Breach of data on the corporate network
With a properly configured virtual desktop, the security controls (e.g. EDR, DLP and web proxy) on the desktop and the lockdown of the device ports make it very unlikely that a rogue employee can extract the data. This should be regularly tested to ensure your controls and lockdowns are functioning as expected.
Impersonation of an Employee
Leveraging facial recognition software throughout the workday (where privacy laws permit) will ensure the person sitting behind the BYOD is your employee.
Rogue employee activity
This is an exciting and emerging technology in the cybersecurity space. Through artificial intelligence and machine learning, the web camera (if privacy laws permit) can examine the employee’s workspace for compliance with a “clean desk policy”, and can even send an alert if a second person is seen behind the computer, or if the employee is using a mobile phone to take pictures of the screen.
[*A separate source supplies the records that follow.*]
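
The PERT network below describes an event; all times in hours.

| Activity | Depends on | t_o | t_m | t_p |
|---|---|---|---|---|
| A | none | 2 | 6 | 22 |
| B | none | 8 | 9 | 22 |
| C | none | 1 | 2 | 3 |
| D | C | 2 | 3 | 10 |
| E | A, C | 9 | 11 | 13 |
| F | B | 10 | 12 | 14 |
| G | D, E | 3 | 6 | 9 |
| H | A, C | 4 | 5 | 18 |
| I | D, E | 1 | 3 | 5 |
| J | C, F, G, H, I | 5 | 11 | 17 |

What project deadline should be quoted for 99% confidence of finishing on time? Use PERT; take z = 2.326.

te_A = (2 + 4·6 + 22)/6 = 48/6 = 8; σ²_A = ((22−2)/6)² = 11.111
te_B = (8 + 4·9 + 22)/6 = 66/6 = 11; σ²_B = ((22−8)/6)² = 5.444
te_C = (1 + 4·2 + 3)/6 = 12/6 = 2; σ²_C = ((3−1)/6)² = 0.111
te_D = (2 + 4·3 + 10)/6 = 24/6 = 4; σ²_D = ((10−2)/6)² = 1.778
te_E = (9 + 4·11 + 13)/6 = 66/6 = 11; σ²_E = ((13−9)/6)² = 0.444
te_F = (10 + 4·12 + 14)/6 = 72/6 = 12; σ²_F = ((14−10)/6)² = 0.444
te_G = (3 + 4·6 + 9)/6 = 36/6 = 6; σ²_G = ((9−3)/6)² = 1.000
te_H = (4 + 4·5 + 18)/6 = 42/6 = 7; σ²_H = ((18−4)/6)² = 5.444
te_I = (1 + 4·3 + 5)/6 = 18/6 = 3; σ²_I = ((5−1)/6)² = 0.444
te_J = (5 + 4·11 + 17)/6 = 66/6 = 11; σ²_J = ((17−5)/6)² = 4.000

Forward pass:
ES_A = 0; EF_A = 8
ES_B = 0; EF_B = 11
ES_C = 0; EF_C = 2
ES_D = 2; EF_D = 2+4 = 6
ES_E = max(EF_A=8, EF_C=2) = 8; EF_E = 8+11 = 19
ES_F = 11; EF_F = 11+12 = 23
ES_G = max(EF_D=6, EF_E=19) = 19; EF_G = 19+6 = 25
ES_H = max(EF_A=8, EF_C=2) = 8; EF_H = 8+7 = 15
ES_I = max(EF_D=6, EF_E=19) = 19; EF_I = 19+3 = 22
ES_J = max(EF_C=2, EF_F=23, EF_G=25, EF_H=15, EF_I=22) = 25; EF_J = 25+11 = 36
Expected project duration μ = 36 hours. Critical path: A → E → G → J.

Variance along critical path = 11.111 + 0.444 + 1.000 + 4.000 = 16.556; σ = 4.069 hours.
D = μ + z·σ = 36 + 2.326·4.069 = 45.5 hours

45.5 hours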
“If you know your enemy and know yourself, you need not fear the result of a hundred battles.” - Sun Tzu, history’s most quoted Chinese military strategist
Human needs, preferences, and behaviors are changing and, along with them, business models must also evolve and adapt. It is estimated that these past months have accelerated digital transformation and remote work models by 5-10 years, leading to:
- 33% of the U.S. labor force is already working remotely full-time, with an additional 25% dong it sometimes, according to a recent Gallup survey.
- Gallup also confirmed that about two-thirds of remote workers want to continue to work remotely.
- From a more worldwide perspective, Global Workplace Analytics predicts that 25-30% of the global workforce will be working at home on a multiple-days-a-week basis by the end of 2021.
So, continuing to manage remote employees at scale is undoubtedly going to challenge IT and security teams for the foreseeable future. And, while this approach to using a BYOD of a virtual employee might not meet the risk tolerance for everyone, I am confident that it can be done securely with the right architecture, and by using security and privacy-by-design as the guiding principles.